La rénovation urbaine doit continuer à se déployer. Il faut rendre concrets pour les habitants les milliards investis. À Dunkerque comme partout en France, je vois les grues, les équipements et logements livrés, les parcs émergés. Il faut continuer cette dynamique et l’amplifier. Elle doit aussi s’inscrire dans les enjeux à venir et je pense notamment à l’adaptation face au changement climatique. Dans ce sens, la démarche « Quartiers Résilients » est un outil supplémentaire à la disposition des collectivités territoriales. Elle doit, enfin, ne jamais oublier sa dimension sociale. Les habitants des quartiers en renouvellement urbain sont, par construction statistique, les plus pauvres. Elle doit donc s’accompagner de politiques sociales ambitieuses, au niveau local comme national.
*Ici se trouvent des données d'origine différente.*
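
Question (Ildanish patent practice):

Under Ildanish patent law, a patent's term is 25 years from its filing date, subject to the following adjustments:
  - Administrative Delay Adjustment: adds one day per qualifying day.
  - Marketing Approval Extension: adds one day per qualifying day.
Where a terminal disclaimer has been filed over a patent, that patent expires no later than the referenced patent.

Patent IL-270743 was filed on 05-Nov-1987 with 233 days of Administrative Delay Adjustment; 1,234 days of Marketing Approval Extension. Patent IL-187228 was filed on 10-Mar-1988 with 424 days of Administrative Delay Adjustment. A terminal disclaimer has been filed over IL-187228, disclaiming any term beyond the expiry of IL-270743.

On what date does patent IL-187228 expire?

Natural term of IL-187228:
  Base: filing + 25 years → 10 March 2013.
  Administrative Delay Adjustment: +424 days → 8 May 2014.
Expiry of referenced patent IL-270743:
  Base: filing + 25 years → 5 November 2012.
  Administrative Delay Adjustment: +233 days → 26 June 2013.
  Marketing Approval Extension: +1234 days → 11 November 2016.
Terminal disclaimer: IL-187228 expires on the earlier of 8 May 2014 and 11 November 2016.

2014-05-08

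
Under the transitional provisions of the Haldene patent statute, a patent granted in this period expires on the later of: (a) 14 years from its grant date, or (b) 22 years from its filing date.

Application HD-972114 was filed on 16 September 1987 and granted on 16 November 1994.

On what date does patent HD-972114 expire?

(a) grant + 14 years → 16 November 2008.
(b) filing + 22 years → 16 September 2009.
Later of the two: 16 September 2009.

September 16, 2009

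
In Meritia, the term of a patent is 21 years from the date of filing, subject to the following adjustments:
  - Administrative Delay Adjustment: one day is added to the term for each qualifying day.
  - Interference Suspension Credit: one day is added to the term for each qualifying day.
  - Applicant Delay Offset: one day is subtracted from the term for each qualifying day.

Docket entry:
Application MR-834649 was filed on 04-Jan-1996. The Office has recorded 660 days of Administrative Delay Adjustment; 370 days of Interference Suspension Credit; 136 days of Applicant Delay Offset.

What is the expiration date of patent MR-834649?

June 17, 2019

Base term: filing date + 21 years → 4 January 2017.
Administrative Delay Adjustment: +660 days → 26 October 2018.
Interference Suspension Credit: +370 days → 31 October 2019.
Applicant Delay Offset: −136 days → 17 June 2019.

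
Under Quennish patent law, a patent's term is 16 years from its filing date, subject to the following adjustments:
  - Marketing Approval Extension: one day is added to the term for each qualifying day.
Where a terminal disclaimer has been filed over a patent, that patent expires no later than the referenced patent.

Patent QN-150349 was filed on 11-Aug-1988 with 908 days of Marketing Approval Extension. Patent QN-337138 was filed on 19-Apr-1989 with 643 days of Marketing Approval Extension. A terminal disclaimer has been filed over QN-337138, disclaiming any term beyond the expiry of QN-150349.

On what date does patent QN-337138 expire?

2007-01-22

Natural term of QN-337138:
  Base: filing + 16 years → 19 April 2005.
  Marketing Approval Extension: +643 days → 22 January 2007.
Expiry of referenced patent QN-150349:
  Base: filing + 16 years → 11 August 2004.
  Marketing Approval Extension: +908 days → 5 February 2007.
Terminal disclaimer: QN-337138 expires on the earlier of 22 January 2007 and 5 February 2007.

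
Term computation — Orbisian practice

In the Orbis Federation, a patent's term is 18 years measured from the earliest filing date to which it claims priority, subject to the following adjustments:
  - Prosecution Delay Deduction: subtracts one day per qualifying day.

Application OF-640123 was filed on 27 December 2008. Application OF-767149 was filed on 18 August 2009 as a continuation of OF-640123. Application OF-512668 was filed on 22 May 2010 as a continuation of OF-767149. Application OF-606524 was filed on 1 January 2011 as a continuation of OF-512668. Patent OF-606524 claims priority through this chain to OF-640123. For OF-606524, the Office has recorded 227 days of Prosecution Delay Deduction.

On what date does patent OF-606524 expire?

Earliest priority filing: 27 December 2008.
Base term: 27 December 2008 + 18 years → 27 December 2026.
Prosecution Delay Deduction: −227 days → 14 May 2026.

2026-05-14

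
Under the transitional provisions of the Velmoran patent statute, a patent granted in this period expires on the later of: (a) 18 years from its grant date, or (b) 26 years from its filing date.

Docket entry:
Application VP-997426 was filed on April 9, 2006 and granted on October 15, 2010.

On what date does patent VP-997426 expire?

April 9, 2032

(a) grant + 18 years → 15 October 2028.
(b) filing + 26 years → 9 April 2032.
Later of the two: 9 April 2032.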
Elle doit aussi permettre de recréer du lien social dans le quartier, remettre des gardiens d’immeuble,…
À travers la politique de renouvellement urbain, l’objectif est le bien-être des habitants.
On fait mieux aujourd’hui qu’il y a vingt ans. Et je souhaite qu’on fasse mieux dans vingt ans qu’aujourd’hui.
Vous évoquiez les 20 ans de la politique de renouvellement urbain. En 20 ans, qu’est-ce qui a changé ?
La question environnementale est plus forte aujourd’hui qu’il y a vingt ans. Même si cette dimension a toujours fait partie des objectifs du renouvellement urbain, elle est aujourd’hui une boussole. On réfléchit à la place de la nature pour créer des îlots de fraicheur. On travaille sur la performance énergétique des logements, les mobilités douces… Les habitants demandent aussi à être mieux associés à la construction et la mise en œuvre des projets. C’est compliqué, ce sont des projets sur 10-15 ans, les habitants changent, certains partent, d’autres arrivent. Il est parfois difficile de se projeter sur des durées aussi longues. En vingt ans, du boulot a été fait et les besoins ont changé. La question des copropriétés dégradées se posait moins. Des quartiers se sont paupérisés sans pour autant être caractéristiques des « grands ensembles ».
Et surtout, en vingt ans, on a collectivement appris, les techniciens comme les élus. On fait mieux aujourd’hui qu’il y a vingt ans. Et je souhaite qu’on fasse mieux dans vingt ans qu’aujourd’hui. Le renouvellement urbain est une politique publique inédite qui lie les partenaires sociaux, les élus locaux et l’État au service des habitants des quartiers populaires. Ils méritent que nous cherchions à toujours faire mieux.
Votre interview s’inscrit dans un hors-série du magazine « En Villes » sur l’histoire du renouvellement urbain. Avez-vous une anecdote qui, selon vous, caractérise cette politique publique ?
Le 27 mai 2000, j’étais aux côtés de Claude Bartolone alors ministre de la Ville, lorsqu’il a appuyé sur le bouton qui a démoli la « Muraille de Chine » à Saint-Étienne. Du millier de personnes rassemblées ce jour-là comme de tous ceux que je croise encore aujourd’hui à chaque démolition, je garde en tête les échanges et les regards avec tous ces habitants qui racontent leur vie et les années passées dans ces logements, dans leur quartier. Le renouvellement urbain, la Ville, c’est d’abord de l’humain, ne l’oublions jamais.